In de jaren zeventig ging Paula Sémer bij de dienst Wetenschappen werken. ‘Eén voorwaarde had ik gesteld: het mochten geen vrouwenprogramma’s genoemd worden. Al mag je gerust zeggen dat de rode draad doorheen mijn carrière de emancipatie van de Vlaamse vrouw was. Jean-Luc Dehaene, die mijn uitzendingen met klem verdedigde, heeft ooit eens een verklaring gegeven voor de massale ongemotiveerde en emotionele kritiek. “Zij maakte uitzendingen voor geëmancipeerde stedelingen en er was in die tijd een reuzenafstand tussen de stad en het platteland,” zei hij. Toen ik dat hoorde had ik het door: de meeste negatieve reacties kwamen uit boerengaten, van mensen die opeens de hele wereld via hun scherm binnen kregen. Die konden dat niet aan. Ik had tactischer moeten zijn, heb te vaak tegen zere schenen geschopt. Anderzijds heeft mijn methode het proces wel versneld.’

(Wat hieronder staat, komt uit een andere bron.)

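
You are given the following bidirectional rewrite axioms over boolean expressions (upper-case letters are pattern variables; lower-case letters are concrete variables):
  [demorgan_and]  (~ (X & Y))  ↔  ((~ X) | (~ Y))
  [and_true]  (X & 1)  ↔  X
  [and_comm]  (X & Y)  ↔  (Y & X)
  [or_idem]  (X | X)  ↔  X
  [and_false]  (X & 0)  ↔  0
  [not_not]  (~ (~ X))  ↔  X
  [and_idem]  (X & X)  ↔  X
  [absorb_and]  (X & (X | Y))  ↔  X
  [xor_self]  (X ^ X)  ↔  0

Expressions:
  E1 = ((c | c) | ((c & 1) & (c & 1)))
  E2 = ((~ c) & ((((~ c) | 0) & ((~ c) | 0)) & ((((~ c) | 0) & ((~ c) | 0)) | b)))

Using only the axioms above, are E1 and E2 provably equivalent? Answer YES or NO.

The axioms are sound identities: if E1 ↔* E2 then E1 and E2 evaluate identically under any assignment.
Under b=0, c=0: E1 evaluates to 0, E2 to 1. Distinct ⇒ no rewrite sequence connects them.

NO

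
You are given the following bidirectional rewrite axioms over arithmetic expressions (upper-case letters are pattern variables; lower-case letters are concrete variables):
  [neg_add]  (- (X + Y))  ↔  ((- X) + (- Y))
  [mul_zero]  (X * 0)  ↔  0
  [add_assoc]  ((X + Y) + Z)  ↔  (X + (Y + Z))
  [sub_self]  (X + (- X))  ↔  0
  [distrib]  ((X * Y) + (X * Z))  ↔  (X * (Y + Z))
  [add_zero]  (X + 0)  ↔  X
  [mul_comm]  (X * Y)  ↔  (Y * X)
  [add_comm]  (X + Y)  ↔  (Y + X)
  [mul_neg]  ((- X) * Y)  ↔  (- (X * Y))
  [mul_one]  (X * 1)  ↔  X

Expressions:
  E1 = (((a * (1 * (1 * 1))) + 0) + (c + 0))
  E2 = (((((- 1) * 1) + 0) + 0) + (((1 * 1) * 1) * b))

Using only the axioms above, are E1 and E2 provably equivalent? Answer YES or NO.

Every axiom is a valid identity, so a rewrite proof would force E1 and E2 to agree under every assignment.
At a=0, b=0, c=0: E1 = 0 but E2 = -1; they differ, so no derivation exists.

NO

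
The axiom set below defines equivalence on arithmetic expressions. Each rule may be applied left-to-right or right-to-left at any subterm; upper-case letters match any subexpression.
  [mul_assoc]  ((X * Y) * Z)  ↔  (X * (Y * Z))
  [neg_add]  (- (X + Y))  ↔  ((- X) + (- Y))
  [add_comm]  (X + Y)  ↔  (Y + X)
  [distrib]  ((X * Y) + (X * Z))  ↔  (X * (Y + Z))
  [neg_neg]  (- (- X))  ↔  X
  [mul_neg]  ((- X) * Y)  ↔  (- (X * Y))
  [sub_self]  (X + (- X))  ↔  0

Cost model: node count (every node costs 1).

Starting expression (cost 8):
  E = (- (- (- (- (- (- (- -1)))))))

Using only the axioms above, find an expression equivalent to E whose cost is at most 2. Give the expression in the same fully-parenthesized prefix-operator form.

(- -1)   [cost 2]

step 1: neg_neg (→) rewrites (- (- (- -1))) into (- -1), now (- (- (- (- (- -1)))))
step 2: neg_neg (→) rewrites (- (- (- -1))) into (- -1), now (- (- (- -1)))
step 3: neg_neg (→) rewrites (- (- (- -1))) into (- -1), reaching cost 2 (bound 2)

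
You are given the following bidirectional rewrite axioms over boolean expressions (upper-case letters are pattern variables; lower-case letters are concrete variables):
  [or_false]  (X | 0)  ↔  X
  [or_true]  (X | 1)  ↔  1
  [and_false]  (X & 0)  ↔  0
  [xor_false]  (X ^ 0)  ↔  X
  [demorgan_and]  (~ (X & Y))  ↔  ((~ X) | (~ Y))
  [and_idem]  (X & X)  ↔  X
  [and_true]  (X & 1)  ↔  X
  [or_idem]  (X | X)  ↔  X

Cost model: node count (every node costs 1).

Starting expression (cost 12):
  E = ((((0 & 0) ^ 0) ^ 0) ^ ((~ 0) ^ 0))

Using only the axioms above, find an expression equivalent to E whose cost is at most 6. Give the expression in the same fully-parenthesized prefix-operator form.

((0 ^ 0) ^ (~ 0))   [cost 6]

step 1: xor_false (→) rewrites ((0 & 0) ^ 0) into (0 & 0), now (((0 & 0) ^ 0) ^ ((~ 0) ^ 0))
step 2: xor_false (→) rewrites ((~ 0) ^ 0) into (~ 0), now (((0 & 0) ^ 0) ^ (~ 0))
step 3: and_idem (→) rewrites (0 & 0) into 0, reaching cost 6 (bound 6)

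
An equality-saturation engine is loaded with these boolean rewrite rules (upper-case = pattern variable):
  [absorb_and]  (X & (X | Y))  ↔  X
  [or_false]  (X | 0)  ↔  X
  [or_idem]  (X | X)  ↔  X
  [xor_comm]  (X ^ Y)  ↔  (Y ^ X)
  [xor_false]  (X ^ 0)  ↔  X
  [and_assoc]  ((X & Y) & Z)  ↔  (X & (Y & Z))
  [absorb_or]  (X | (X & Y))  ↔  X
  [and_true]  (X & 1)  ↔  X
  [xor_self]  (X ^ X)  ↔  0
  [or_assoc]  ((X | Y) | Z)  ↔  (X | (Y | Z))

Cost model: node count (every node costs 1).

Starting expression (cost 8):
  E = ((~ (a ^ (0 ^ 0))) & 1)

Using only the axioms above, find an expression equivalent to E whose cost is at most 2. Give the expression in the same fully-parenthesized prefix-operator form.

step 1: xor_false (→) rewrites (0 ^ 0) into 0, now ((~ (a ^ 0)) & 1)
step 2: xor_false (→) rewrites (a ^ 0) into a, now ((~ a) & 1)
step 3: and_true (→) rewrites ((~ a) & 1) into (~ a), reaching cost 2 (bound 2)

(~ a)   [cost 2]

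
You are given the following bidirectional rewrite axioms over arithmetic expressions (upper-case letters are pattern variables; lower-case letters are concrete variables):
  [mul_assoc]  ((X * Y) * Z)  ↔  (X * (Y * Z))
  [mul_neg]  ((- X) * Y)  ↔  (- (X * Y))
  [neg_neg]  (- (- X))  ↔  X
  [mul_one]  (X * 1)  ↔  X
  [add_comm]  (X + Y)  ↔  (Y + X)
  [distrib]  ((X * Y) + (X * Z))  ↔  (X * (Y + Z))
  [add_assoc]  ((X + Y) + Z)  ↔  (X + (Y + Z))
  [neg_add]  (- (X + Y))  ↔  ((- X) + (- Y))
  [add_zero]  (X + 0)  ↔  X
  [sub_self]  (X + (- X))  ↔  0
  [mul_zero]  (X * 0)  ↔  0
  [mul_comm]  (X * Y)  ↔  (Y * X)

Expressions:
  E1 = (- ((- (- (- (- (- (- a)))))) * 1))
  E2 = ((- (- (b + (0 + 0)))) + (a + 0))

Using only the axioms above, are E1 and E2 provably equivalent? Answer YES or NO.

NO

Every axiom is a valid identity, so a rewrite proof would force E1 and E2 to agree under every assignment.
At a=0, b=1: E1 = 0 but E2 = 1; they differ, so no derivation exists.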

‘Ik heb nooit op de barricaden gestaan. Toch was ik onder meer actief in het Vrouwen Overleg Komitee en was ik een van de zeven meters van mevrouw Herman-Michielsen bij het opstellen van de abortuswet. Kris Smet heeft me ooit gezegd: “Paula, jij hebt altijd vooropgelopen en de klappen geïncasseerd.” Maar zo zag ik dat niet. Oudere vrouwen vertellen me soms dat ze naar mijn programma’s keken en dat ik op mijn tijd vooruit was. Ik vind van niet. Dat waren maatschappelijke trends. Televisie is nooit een voorpost, televisie vólgt de trends, maar maakt ze niet. Ik stak mijn natte vinger in de lucht en probeerde te weten te komen wat er leefde. Daarvoor ben ik blij: dat ik niet de tradities ben blijven volgen, dat ik ze zelfs doorbroken heb. Het lag in mijn karakter om dwars te liggen, maar nooit met grote ruzies. Ik was eerder een slachtoffer. Ik heb ooit een baas gehad die mij psychisch mishandelde. Ik ging daarvan stotteren. Die zei: “Ik moet met vrouwen werken en die menstrueren.” Of: “Goh, speakerin, dat zijt ge geweest, ja, maar hoe!” “Die andere vrouwen kunnen iets, gij kunt niets!” Dan komt de vechter in mij naar boven.’

‘Ik heb altijd sympathie gehad voor de underdog, die studenten van Mei ’68 niet. Als ik nog maar denk aan die dopen: die kerels in hun witte jas, die dronken zijn en komen bedelen. “Ge moest u schamen!” zeg ik dan. “Als een fabrieksjongen dat zou doen, zou het een groot schandaal zijn.” Ik denk dan: dit is de toekomstige elite, zie hen bezig! Tja, dat zal mijn Jeanne d’Arc-complex zijn: ik heb me altijd solidair gevoeld met de zwakkeren en de bedreigden.’